The acronym PHQ stands for Patient Health Questionnaire. It is the single-page, self-administered component of a larger assessment called PRIME-MD, which also includes a 12-page Clinician Evaluation Guide (CEG). The CEG takes the form of a structured interview that clinicians use to follow up on the responses to the PHQ.

Although initially part of the broader PRIME-MD assessment, the PHQ was separated and used on its own as the PHQ-9 in the late 1990s. Since then, clinicians and researchers have commonly employed it as the primary tool for measuring depression and its risks.

The PHQ-9’s status as the standard measure for depression was further cemented in 2010 when the pharmaceutical company that developed PRIME-MD made the PHQ, PHQ-9, and other associated assessment scales copyright-free. This move allowed the questionnaire to be more widely adopted by organizations and healthcare providers, leading to the PHQ-9’s rapid proliferation and widespread use.

Important Limitations of PHQ-9 Scoring

While the PHQ-9 addresses the need for a standard, copyright-free, and cost-free method for assessing depression, it also comes with serious caveats that physicians often overlook. Most notably, while the PHQ-9 scoring is intended to guide providers as a screening tool, they frequently rely solely on its score to make a diagnosis and prescribe medication. This approach fails to consider potential comorbidities and disorders that are crucial for a comprehensive clinical assessment. For example, the link between depression and Mild Cognitive Impairment (MCI) is well established: Depression can lead to cognitive impairment, and vice versa, creating a vicious circle that requires careful evaluation.

These limitations are underscored by the fact that providers misdiagnose depression 66% of the time and generalized anxiety disorder 71% of the time, according to a study published in the National Library of Medicine. Such high rates of misdiagnosis highlight the need for a more effective system for managing mental health. It may be time to consider alternative or supplementary screening tools to improve diagnostic accuracy and patient care.

Alternative Diagnostic Systems

As we advance further into the AI revolution, new solutions to old problems are emerging constantly, breaking age-old patterns and setting new standards. In the realm of depression, the LANGaware mental health test offers an innovative AI-based approach that relies on subtle speech and voice patterns. Since these patterns are involuntary, they provide a more objective measure compared to self-assessment methods. The test only requires the patient to provide a small voice sample while describing an image or activity, making the process simple and non-intrusive.

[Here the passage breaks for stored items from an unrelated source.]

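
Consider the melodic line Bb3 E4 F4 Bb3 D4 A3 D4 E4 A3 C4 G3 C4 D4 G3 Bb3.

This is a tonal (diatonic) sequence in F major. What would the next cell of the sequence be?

Unit = 5 notes; the statements start on Bb3, A3, G3, moving down a 2nd each time.
Statement 4 starts on F3 and keeps the same diatonic contour: F3 Bb3 C4 F3 A3.

F3 Bb3 C4 F3 A3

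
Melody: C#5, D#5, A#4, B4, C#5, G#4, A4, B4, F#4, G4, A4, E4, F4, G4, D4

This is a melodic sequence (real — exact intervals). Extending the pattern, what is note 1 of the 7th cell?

Db4

With 3-note cells, note 1 of each statement runs C#5, B4, A4, G4, F4.
Carrying that down a 2nd forward: Eb4 → Db4.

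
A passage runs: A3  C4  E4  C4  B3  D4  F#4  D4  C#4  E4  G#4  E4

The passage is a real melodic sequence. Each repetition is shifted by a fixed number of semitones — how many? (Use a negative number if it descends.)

Unit = 4 notes; the statements start on A3, B3, C#4, moving up a 2nd each time.
A3 to B3 spans +2 semitones.

2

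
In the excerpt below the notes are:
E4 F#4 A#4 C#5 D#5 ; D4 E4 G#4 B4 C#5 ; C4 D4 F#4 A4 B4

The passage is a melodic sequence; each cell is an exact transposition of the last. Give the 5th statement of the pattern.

Taking 5-note groups, the heads are E4, D4, C4: the pattern moves down a 2nd.
Extending down a 2nd: Bb3 → Ab3.
From Ab3 the exact shape gives Ab3 Bb3 D4 F4 G4.

Ab3 Bb3 D4 F4 G4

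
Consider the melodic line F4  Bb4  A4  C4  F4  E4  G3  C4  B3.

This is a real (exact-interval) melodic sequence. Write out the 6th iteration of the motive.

E2 A2 G#2

With a 3-note motive the entries are F4, C4, G3, each down a 4th from the previous.
Continuing the starts: D3 → A2 → E2.
So cell 6 is E2 A2 G#2.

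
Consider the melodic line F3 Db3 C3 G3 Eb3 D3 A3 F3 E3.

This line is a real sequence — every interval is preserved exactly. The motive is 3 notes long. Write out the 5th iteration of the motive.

Taking 3-note groups, the heads are F3, G3, A3: the pattern moves up a 2nd.
Carrying on: B3 → C#4.
From C#4 the exact shape gives C#4 A3 G#3.

C#4 A3 G#3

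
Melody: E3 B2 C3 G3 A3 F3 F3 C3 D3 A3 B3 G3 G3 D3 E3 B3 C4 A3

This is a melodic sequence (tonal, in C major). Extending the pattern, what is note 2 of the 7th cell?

With 6-note cells, note 2 of each statement runs B2, C3, D3.
Extending up a 2nd: E3 → F3 → G3 → A3.

A3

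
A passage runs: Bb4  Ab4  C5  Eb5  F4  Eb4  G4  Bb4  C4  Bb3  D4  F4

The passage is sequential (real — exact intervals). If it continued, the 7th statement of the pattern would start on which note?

E2

The 4-note cells begin on Bb4, F4, C4 — each down a 4th from the last.
Extending the heads down a 4th: G3 → D3 → A2 → E2.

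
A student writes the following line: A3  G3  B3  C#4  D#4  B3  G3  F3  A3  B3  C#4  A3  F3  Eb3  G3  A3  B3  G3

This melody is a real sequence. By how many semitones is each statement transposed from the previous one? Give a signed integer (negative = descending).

The 6-note cells begin on A3, G3, F3 — each down a 2nd from the last.
Counting half-steps from A3 to G3: -2.

-2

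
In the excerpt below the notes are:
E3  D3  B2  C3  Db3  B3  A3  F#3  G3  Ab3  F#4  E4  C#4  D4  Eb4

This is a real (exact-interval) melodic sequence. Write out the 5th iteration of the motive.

G#5 F#5 D#5 E5 F5

Taking 5-note groups, the heads are E3, B3, F#4: the pattern moves up a 5th.
Carrying on: C#5 → G#5.
From G#5 the exact shape gives G#5 F#5 D#5 E5 F5.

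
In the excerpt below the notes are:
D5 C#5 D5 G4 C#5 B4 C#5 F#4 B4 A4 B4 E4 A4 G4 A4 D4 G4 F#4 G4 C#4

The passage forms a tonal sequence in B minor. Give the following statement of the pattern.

Taking 4-note groups, the heads are D5, C#5, B4, A4, G4: the pattern moves down a 2nd.
From F#4 the diatonic shape gives F#4 E4 F#4 B3.

F#4 E4 F#4 B3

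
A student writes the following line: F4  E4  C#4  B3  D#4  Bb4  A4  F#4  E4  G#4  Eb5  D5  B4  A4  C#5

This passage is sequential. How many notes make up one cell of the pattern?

5

Try groups of 5 (3 cells in 15 notes):
F4 E4 C#4 B3 D#4 | Bb4 A4 F#4 E4 G#4 | Eb5 D5 B4 A4 C#5
Every group is a transposition up a 4th of the one before; no shorter unit works.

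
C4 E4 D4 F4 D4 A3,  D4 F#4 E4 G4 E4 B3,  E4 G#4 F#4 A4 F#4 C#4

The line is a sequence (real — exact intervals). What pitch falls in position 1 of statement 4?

Grouping in 6s, the 1st note of each cell is C4, D4, E4.
From E4, up a 2nd gives F#4.

F#4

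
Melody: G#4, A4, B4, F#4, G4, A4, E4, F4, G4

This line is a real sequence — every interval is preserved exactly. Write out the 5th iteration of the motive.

Unit = 3 notes; the statements start on G#4, F#4, E4, moving down a 2nd each time.
Continuing the starts: D4 → C4.
From C4 the exact shape gives C4 Db4 Eb4.

C4 Db4 Eb4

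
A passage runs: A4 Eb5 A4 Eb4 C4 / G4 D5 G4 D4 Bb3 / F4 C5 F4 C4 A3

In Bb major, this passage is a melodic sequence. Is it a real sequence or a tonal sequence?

tonal

Every note is diatonic to Bb major.
Cell 1 has +6 semitones from note 1 to 2, but cell 2 has +7 — the interval quality changes while the contour stays the same, which is the hallmark of a tonal sequence.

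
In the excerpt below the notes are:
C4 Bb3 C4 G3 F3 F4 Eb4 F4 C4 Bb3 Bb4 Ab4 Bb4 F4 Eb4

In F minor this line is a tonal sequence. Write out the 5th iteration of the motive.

Unit = 5 notes; the statements start on C4, F4, Bb4, moving up a 4th each time.
Continuing the starts: Eb5 → Ab5.
Statement 5 starts on Ab5 and keeps the same diatonic contour: Ab5 G5 Ab5 Eb5 Db5.

Ab5 G5 Ab5 Eb5 Db5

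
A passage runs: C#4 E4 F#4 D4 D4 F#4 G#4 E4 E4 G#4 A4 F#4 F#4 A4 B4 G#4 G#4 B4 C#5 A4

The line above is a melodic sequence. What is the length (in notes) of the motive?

There are 20 notes; a 4-note unit gives 5 cells:
C#4 E4 F#4 D4 | D4 F#4 G#4 E4 | E4 G#4 A4 F#4 | F#4 A4 B4 G#4 | G#4 B4 C#5 A4
Every group is a transposition up a 2nd of the one before; no shorter unit works.

4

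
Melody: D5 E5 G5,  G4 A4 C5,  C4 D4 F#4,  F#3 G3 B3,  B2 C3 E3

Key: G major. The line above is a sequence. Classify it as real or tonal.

Every note is diatonic to G major.
Cell 1 has +3 semitones from note 2 to 3, but cell 3 has +4 — the interval quality changes while the contour stays the same, which is the hallmark of a tonal sequence.

tonal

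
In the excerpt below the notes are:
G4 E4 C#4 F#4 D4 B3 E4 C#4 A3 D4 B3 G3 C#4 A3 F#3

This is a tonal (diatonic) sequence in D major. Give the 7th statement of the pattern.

A3 F#3 D3

With a 3-note motive the entries are G4, F#4, E4, D4, C#4, each down a 2nd from the previous.
Extending down a 2nd: B3 → A3.
From A3 the diatonic shape gives A3 F#3 D3.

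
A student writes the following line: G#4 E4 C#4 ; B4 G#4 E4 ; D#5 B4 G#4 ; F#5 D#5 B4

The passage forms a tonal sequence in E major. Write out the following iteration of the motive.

A5 F#5 D#5

With a 3-note motive the entries are G#4, B4, D#5, F#5, each up a 3rd from the previous.
So cell 5 is A5 F#5 D#5.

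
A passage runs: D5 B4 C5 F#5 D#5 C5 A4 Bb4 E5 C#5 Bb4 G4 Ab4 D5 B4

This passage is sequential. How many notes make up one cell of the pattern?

5

There are 15 notes; a 5-note unit gives 3 cells:
D5 B4 C5 F#5 D#5 | C5 A4 Bb4 E5 C#5 | Bb4 G4 Ab4 D5 B4
Each cell is the previous one down a 2nd — so the unit is 5 notes.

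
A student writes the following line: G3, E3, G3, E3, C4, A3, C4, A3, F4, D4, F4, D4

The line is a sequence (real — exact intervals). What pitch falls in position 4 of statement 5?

The unit is 4 notes. Position-4 pitches of the 3 shown cells: E3, A3, D4.
Each moves up a 4th. Continuing: G4 → C5.

C5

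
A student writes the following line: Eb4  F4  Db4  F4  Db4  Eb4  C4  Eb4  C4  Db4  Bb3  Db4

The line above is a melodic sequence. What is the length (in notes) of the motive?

4

There are 12 notes; a 4-note unit gives 3 cells:
Eb4 F4 Db4 F4 | Db4 Eb4 C4 Eb4 | C4 Db4 Bb3 Db4
Each cell is the previous one down a 2nd — so the unit is 4 notes.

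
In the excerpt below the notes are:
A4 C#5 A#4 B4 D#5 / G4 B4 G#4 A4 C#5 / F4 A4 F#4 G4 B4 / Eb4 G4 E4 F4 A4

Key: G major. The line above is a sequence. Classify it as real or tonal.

Each cell has the same semitone pattern (4, -3, 1, 4) — intervals are preserved exactly.
And C#5 lies outside G major, so the sequence is real rather than tonal.

real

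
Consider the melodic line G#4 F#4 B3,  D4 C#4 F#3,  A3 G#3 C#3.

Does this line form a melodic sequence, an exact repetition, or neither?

Each 3-note cell is the previous one transposed down a 4th.

sequence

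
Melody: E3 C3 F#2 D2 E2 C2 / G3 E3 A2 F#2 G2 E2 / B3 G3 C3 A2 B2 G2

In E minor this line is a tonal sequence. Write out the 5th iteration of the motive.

Taking 6-note groups, the heads are E3, G3, B3: the pattern moves up a 3rd.
Extending up a 3rd: D4 → F#4.
From F#4 the diatonic shape gives F#4 D4 G3 E3 F#3 D3.

F#4 D4 G3 E3 F#3 D3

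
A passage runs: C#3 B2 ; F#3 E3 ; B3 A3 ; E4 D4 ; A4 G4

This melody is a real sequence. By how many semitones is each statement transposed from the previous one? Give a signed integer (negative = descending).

5

With a 2-note motive the entries are C#3, F#3, B3, E4, A4, each up a 4th from the previous.
C#3 to F#3 spans +5 semitones.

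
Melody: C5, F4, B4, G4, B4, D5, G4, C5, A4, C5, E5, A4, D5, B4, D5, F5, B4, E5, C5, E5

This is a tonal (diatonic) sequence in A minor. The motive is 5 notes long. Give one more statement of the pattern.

G5 C5 F5 D5 F5

With a 5-note motive the entries are C5, D5, E5, F5, each up a 2nd from the previous.
From G5 the diatonic shape gives G5 C5 F5 D5 F5.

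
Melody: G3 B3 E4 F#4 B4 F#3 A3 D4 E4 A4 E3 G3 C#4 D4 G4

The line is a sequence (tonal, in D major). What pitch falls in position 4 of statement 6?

With 5-note cells, note 4 of each statement runs F#4, E4, D4.
Each moves down a 2nd. Continuing: C#4 → B3 → A3.

A3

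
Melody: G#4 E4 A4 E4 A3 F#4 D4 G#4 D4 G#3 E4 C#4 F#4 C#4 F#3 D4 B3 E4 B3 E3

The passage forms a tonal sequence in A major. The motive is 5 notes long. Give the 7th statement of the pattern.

With a 5-note motive the entries are G#4, F#4, E4, D4, each down a 2nd from the previous.
Carrying on: C#4 → B3 → A3.
Statement 7 starts on A3 and keeps the same diatonic contour: A3 F#3 B3 F#3 B2.

A3 F#3 B3 F#3 B2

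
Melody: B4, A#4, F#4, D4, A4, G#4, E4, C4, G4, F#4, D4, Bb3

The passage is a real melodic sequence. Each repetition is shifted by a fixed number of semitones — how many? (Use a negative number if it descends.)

With a 4-note motive the entries are B4, A4, G4, each down a 2nd from the previous.
B4→A4 is 69 − 71 = -2 semitones.

-2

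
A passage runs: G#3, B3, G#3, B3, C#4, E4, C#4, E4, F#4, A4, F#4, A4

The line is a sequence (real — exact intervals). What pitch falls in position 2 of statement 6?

C6

With 4-note cells, note 2 of each statement runs B3, E4, A4.
Carrying that up a 4th forward: D5 → G5 → C6.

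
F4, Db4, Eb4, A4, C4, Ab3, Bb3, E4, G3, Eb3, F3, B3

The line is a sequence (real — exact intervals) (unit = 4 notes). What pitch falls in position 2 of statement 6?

With 4-note cells, note 2 of each statement runs Db4, Ab3, Eb3.
Each moves down a 4th. Continuing: Bb2 → F2 → C2.

C2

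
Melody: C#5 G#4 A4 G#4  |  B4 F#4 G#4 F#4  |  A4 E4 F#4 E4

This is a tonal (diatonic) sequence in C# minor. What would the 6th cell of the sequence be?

E4 B3 C#4 B3

With a 4-note motive the entries are C#5, B4, A4, each down a 2nd from the previous.
Continuing the starts: G#4 → F#4 → E4.
Statement 6 starts on E4 and keeps the same diatonic contour: E4 B3 C#4 B3.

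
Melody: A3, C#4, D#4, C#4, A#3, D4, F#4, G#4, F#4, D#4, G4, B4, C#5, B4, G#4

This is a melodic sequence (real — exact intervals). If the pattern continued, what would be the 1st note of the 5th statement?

The unit is 5 notes. Position-1 pitches of the 3 shown cells: A3, D4, G4.
Carrying that up a 4th forward: C5 → F5.

F5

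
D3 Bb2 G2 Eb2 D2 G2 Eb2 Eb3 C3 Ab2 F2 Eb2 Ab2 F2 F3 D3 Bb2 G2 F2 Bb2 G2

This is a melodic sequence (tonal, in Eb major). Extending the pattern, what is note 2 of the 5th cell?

F3

With 7-note cells, note 2 of each statement runs Bb2, C3, D3.
Extending up a 2nd: Eb3 → F3.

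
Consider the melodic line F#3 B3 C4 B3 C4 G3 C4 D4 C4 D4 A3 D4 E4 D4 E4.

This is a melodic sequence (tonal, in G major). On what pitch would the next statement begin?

With a 5-note motive the entries are F#3, G3, A3, each up a 2nd from the previous.
The next head, up a 2nd from A3, is B3.

B3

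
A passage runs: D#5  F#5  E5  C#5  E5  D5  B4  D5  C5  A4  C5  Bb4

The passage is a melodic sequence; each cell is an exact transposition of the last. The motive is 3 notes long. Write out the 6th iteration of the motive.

F4 Ab4 Gb4

With a 3-note motive the entries are D#5, C#5, B4, A4, each down a 2nd from the previous.
Carrying on: G4 → F4.
So cell 6 is F4 Ab4 Gb4.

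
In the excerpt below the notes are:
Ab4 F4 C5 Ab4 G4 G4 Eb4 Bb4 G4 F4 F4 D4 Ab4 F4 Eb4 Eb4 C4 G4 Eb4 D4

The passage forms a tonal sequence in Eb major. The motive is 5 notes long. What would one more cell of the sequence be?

D4 Bb3 F4 D4 C4

With a 5-note motive the entries are Ab4, G4, F4, Eb4, each down a 2nd from the previous.
From D4 the diatonic shape gives D4 Bb3 F4 D4 C4.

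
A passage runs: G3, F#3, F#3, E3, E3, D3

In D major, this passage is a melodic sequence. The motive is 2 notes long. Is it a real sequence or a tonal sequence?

Every note is diatonic to D major.
Cell 1 has -1 semitones from note 1 to 2, but cell 2 has -2 — the interval quality changes while the contour stays the same, which is the hallmark of a tonal sequence.

tonal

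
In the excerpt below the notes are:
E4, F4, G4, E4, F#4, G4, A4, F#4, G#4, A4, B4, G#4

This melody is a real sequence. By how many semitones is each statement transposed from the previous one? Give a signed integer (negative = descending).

2

Unit = 4 notes; the statements start on E4, F#4, G#4, moving up a 2nd each time.
Counting half-steps from E4 to F#4: 2.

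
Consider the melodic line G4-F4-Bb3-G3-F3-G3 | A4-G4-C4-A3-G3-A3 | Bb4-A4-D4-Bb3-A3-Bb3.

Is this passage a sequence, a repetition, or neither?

sequence

Each 6-note cell is the previous one transposed up a 2nd.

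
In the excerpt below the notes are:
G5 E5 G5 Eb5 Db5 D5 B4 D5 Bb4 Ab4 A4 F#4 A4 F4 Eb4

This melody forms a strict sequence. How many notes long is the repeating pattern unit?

Try groups of 5 (3 cells in 15 notes):
G5 E5 G5 Eb5 Db5 | D5 B4 D5 Bb4 Ab4 | A4 F#4 A4 F4 Eb4
That's a consistent down a 4th shift per cell, and no other grouping gives one.

5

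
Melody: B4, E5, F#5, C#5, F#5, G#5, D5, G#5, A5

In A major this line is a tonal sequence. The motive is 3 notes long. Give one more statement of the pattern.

Taking 3-note groups, the heads are B4, C#5, D5: the pattern moves up a 2nd.
So cell 4 is E5 A5 B5.

E5 A5 B5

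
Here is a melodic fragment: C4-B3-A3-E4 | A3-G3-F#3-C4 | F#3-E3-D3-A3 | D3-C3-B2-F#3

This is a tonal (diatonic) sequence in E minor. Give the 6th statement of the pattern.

G2 F#2 E2 B2

With a 4-note motive the entries are C4, A3, F#3, D3, each down a 3rd from the previous.
Carrying on: B2 → G2.
Statement 6 starts on G2 and keeps the same diatonic contour: G2 F#2 E2 B2.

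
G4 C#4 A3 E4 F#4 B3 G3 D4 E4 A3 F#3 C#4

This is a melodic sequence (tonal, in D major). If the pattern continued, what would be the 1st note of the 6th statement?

Grouping in 4s, the 1st note of each cell is G4, F#4, E4.
Extending down a 2nd: D4 → C#4 → B3.

B3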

The LANGaware mental health test takes just 5 minutes to determine whether a patient has mild or severe depression, or if they are healthy. Most importantly, it is complemented by a cognitive test that helps assess potential comorbidities, such as Mild Cognitive Impairment (MCI) or dementia.

Final Thoughts on PHQ-9 Scoring

As part of the PRIME-MD, the PHQ serves as an initial self-assessment tool that helps physicians determine the general direction for further evaluation and develop a well-thought-out therapeutic plan. However, when used as a standalone test, PHQ-9 scoring can be too subjective, and relying on it as a definitive diagnostic tool is misguided. Instead, it would be more effective as an initial screening tool, with a definitive diagnosis being left to more comprehensive examinations.

In the realm of screening tools, newer methods are emerging that utilize advanced techniques to enhance the accuracy of this initial stage. By moving from what is merely convenient to what is more precise, physicians can improve diagnostic efficiency and ensure that our communities receive the mental health treatment they deserve.